Adding to the dining options, and unlike many other venues Lord’s, keeps the tradition of allowing customers to bring in their own food and drink items, while it also offers house-made picnics for customers to collect and have in their seats.

“Our picnics are a massive on-the-day experience for people, too,” adds De Groot. “We sell about 4,000 hampers per year, which serves two. So, 8,000 meals in hampers.”

But with every style of catering at Lord’s, there comes expectation. As a national institution and a leading venue, customers just won’t put up with average – a level that some stadia are still trying to get to.

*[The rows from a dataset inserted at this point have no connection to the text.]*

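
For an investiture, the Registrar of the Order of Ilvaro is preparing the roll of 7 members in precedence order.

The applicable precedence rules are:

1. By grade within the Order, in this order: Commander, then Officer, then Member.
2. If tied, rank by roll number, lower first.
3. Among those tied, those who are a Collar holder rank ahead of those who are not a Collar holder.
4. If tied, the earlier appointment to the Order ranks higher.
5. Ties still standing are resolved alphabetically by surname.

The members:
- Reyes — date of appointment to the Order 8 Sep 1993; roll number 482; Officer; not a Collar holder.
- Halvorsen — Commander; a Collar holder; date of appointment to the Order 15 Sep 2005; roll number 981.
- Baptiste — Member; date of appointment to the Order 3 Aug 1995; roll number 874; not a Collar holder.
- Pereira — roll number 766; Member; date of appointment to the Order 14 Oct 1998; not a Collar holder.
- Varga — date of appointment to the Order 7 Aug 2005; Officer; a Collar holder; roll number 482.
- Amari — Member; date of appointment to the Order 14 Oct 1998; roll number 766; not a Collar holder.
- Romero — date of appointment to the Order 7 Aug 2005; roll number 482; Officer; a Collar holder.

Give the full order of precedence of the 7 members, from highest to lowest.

By grade within the Order: Halvorsen (Commander); then Romero, Varga and Reyes (Officer); then Amari, Pereira and Baptiste (Member).
Romero, Varga and Reyes all have roll number 482, so the next rule applies.
Among Romero, Varga and Reyes, a Collar holder before not a Collar holder: Romero and Varga (a Collar holder) before Reyes (not a Collar holder).
Romero and Varga both have date of appointment to the Order 7 Aug 2005, so the next rule applies.
Among Romero and Varga, alphabetically by surname: Romero before Varga.
Among Amari, Pereira and Baptiste, by roll number (lower first): Amari and Pereira (766) before Baptiste (874).
Amari and Pereira are each not a Collar holder, so the next rule applies.
Amari and Pereira both have date of appointment to the Order 14 Oct 1998, so the next rule applies.
Among Amari and Pereira, alphabetically by surname: Amari before Pereira.
Full order: Halvorsen, Romero, Varga, Reyes, Amari, Pereira, Baptiste.

Halvorsen, Romero, Varga, Reyes, Amari, Pereira, Baptiste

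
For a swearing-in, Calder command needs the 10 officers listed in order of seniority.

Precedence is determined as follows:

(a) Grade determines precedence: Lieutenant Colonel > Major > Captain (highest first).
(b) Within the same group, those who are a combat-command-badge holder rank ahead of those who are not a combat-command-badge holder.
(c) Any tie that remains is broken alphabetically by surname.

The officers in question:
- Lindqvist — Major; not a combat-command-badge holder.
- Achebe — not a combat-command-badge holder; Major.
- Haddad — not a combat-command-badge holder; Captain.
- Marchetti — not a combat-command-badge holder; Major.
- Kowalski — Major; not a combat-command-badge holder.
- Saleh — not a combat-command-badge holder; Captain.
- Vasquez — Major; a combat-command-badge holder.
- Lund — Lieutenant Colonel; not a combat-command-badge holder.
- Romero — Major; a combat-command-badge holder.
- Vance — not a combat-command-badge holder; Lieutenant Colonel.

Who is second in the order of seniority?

By grade: Lund and Vance (Lieutenant Colonel); then Romero, Vasquez, Achebe, Kowalski, Lindqvist and Marchetti (Major); then Haddad and Saleh (Captain).
Lund and Vance are each not a combat-command-badge holder, so the next rule applies.
Among Lund and Vance, alphabetically by surname: Lund before Vance.
Among Romero, Vasquez, Achebe, Kowalski, Lindqvist and Marchetti, a combat-command-badge holder before not a combat-command-badge holder: Romero and Vasquez (a combat-command-badge holder) before Achebe, Kowalski, Lindqvist and Marchetti (not a combat-command-badge holder).
Among Romero and Vasquez, alphabetically by surname: Romero before Vasquez.
Among Achebe, Kowalski, Lindqvist and Marchetti, alphabetically by surname: Achebe before Kowalski before Lindqvist before Marchetti.
Haddad and Saleh are each not a combat-command-badge holder, so the next rule applies.
Among Haddad and Saleh, alphabetically by surname: Haddad before Saleh.
Order: Lund, Vance, Romero, Vasquez, Achebe, Kowalski, Lindqvist, Marchetti, Haddad, Saleh.

Vance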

“The key word is expectation,” says Warden. “Customers automatically have high expectations when they come to Lord’s, and that has come back to us in feedback from our hospitality guests. Things they would accept in other venues they wouldn’t accept at Lord’s.

“They expect it to be innovative and a market leader. It’s a great opportunity for us to have that freedom to try new things and push the boundaries, but there is always a high-level expectation when they walk through the gates. It’s how you then exceed that and introduce new things that you don’t see at other venues.”

That level of expectation means that the catering team are constantly trying to innovate across all areas from public to hospitality while remaining inkeeping with the institution.

“Competition for us isn’t just venues, it’s high street brands and restaurants. The standard of food and drink has shot through the roof. You are up against it everywhere you look,” says De Groot.

“Sometimes you have to hold your hands up and say you haven’t got it quite right, but it’s always important to push your catering team to try new things. You can’t just keep your model static and your menu offer the same every year. You have to surprise your demographic.”